La primera vez que la vio, ninguno de los dos contaba más de siete años. Eran las fiestas del pueblo. Su padre la golpeaba en mitad de la plaza, rodeados de banderines, música pachanguera, bailes, risas y un público distraído, que no movía un músculo ante el espectáculo que ofrecían padre e hija.

—¡Ladrona! —la acusaba el padre.

—No me haces daño —respondía una desafiante mocosa de pelo negro y revuelto.

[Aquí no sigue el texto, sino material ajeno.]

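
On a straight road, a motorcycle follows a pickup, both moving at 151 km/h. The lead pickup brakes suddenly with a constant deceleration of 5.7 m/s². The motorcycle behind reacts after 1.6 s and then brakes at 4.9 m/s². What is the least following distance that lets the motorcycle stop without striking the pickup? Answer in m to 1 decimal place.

151 km/h ÷ 3.6 = 41.9444 m/s.
Leader travels v²/(2a_L) = 1759.333 / 11.400 = 154.327 m before stopping.
Follower covers v·t_r = 41.9444 × 1.6 = 67.111 m while reacting, then v²/(2a_F) = 1759.333 / 9.800 = 179.524 m while braking, for a total of 67.111 + 179.524 = 246.635 m.
Since a_F ≤ a_L and the follower starts braking later, the follower is never slower than the leader, so the closest approach is when both have stopped.
Minimum gap = 246.635 − 154.327 = 92.308 m.

Minimum gap ≈ 92.3 m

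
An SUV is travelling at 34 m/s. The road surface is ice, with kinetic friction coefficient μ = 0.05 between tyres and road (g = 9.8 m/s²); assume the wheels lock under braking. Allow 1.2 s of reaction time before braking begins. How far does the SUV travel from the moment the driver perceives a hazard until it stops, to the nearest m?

Total stopping distance ≈ 1220 m

a = μg = 0.05 × 9.8 = 0.490 m/s².
Reaction distance = v·t_r = 34.0000 × 1.2 = 40.800 m.
Braking distance = v²/(2a) = 34.0000² / (2 × 0.490) = 1156.000 / 0.980 = 1179.592 m.
Total = 40.800 + 1179.592 = 1220.392 m.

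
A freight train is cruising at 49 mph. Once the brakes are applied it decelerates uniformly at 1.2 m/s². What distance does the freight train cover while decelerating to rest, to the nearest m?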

Ni una sola lágrima asomaba a sus ojos. Eso a Juan le impresionó. El delito no era otro que coger unas monedas sueltas del tarro que había sobre el frigorífico para comprar una de esas tentadoras manzanas envueltas en brillante caramelo, manjar que no faltaba cada año en las fiestas del pequeño pueblo.

—¡Déjela en paz!

Juan había sido educado para no meterse en asuntos ajenos ni desafiar a los adultos, pero no pudo quedarse callado ante semejante atropello.

Al día siguiente, el azar los reunió en la misma plaza, ahora desangelada por el fin de las fiestas. Juan preguntó a María, que así se llamaba la golosa delincuente, cómo se encontraba. Ella, orgullosa, le respondió que no era asunto suyo y que no se metiera donde no lo llamaban.

Pasaron los años. María no dejaba de meterse en problemas y de sufrir los abusos de un padre que no hacía honor a semejante título y Juan no dejaba de tratar de ayudar a una princesa que parecía no querer ser rescatada. Finalmente, María no aguantó y para sorpresa de Juan se presentó en su casa, con la cara amoratada y sin una sola lágrima y le soltó:

—Vengo a que me salves.

Juan la acogió para siempre en su casa, en su vida y en su corazón. María se limitaba a dejarse querer y a vivir por encima de sus posibilidades con el beneplácito de Juan, quien trabajaba (de sol a sol) para poder costear la caprichosa vida de María, cuya desidia y frialdad sólo eran comparables a las de un glaciar y sólo parecían aplacarse mediante los bienes materiales.

Tuvieron hijos, tres. Hijos que parecían molestar a María con solo respirar y que Juan disfrutaba y amaba aún sabiendo que la meningitis (hacía muchos años ya) le había robado la posibilidad de tener descendencia.

Juan era un buen hombre. Juan era un hombre enamorado. Juan se ponía cada día el despertador media hora antes de lo necesario solo para poder contemplar a su mujer, detenida y amorosamente, y para poder acariciarla mientras dormía, amparado en el profundo letargo en el que la sumergían los somníferos.

Y Juan era feliz así, mendigando las migajas de amor durmiente que su esposa abandonaba por el suelo, cuidando de sus hijos, trabajando para ellos y haciendo oídos sordos a los rumores que circulaban por el pueblo sobre las constantes infidelidades de su esposa.

Hasta que una mañana, al sonar el despertador anticipado, su mujer no dormía a su lado. Estaba de pie, observándolo:

—Juan, me voy, no aguanto más. Por culpa de gente como tú, existe gente como yo. Yo no puedo dejar de ser quien soy y, desafortunadamente, soy como mi madre. Sí, huyo como ella. Os dejo a ti y a mis hijos. Por suerte, tú no eres como mi padre y estarán en buenas manos. No me busques, no me esperes, no me recuerdes.

Se giró sobre sí misma ante un atónito Juan que asistía, incrédulo y mudo, a semejante escena.

María descendió las escaleras, salió a la calle con una maleta de mano y se introdujo en el coche de un desconocido, envuelta en un vestido rojo y brillante, como una manzana de caramelo.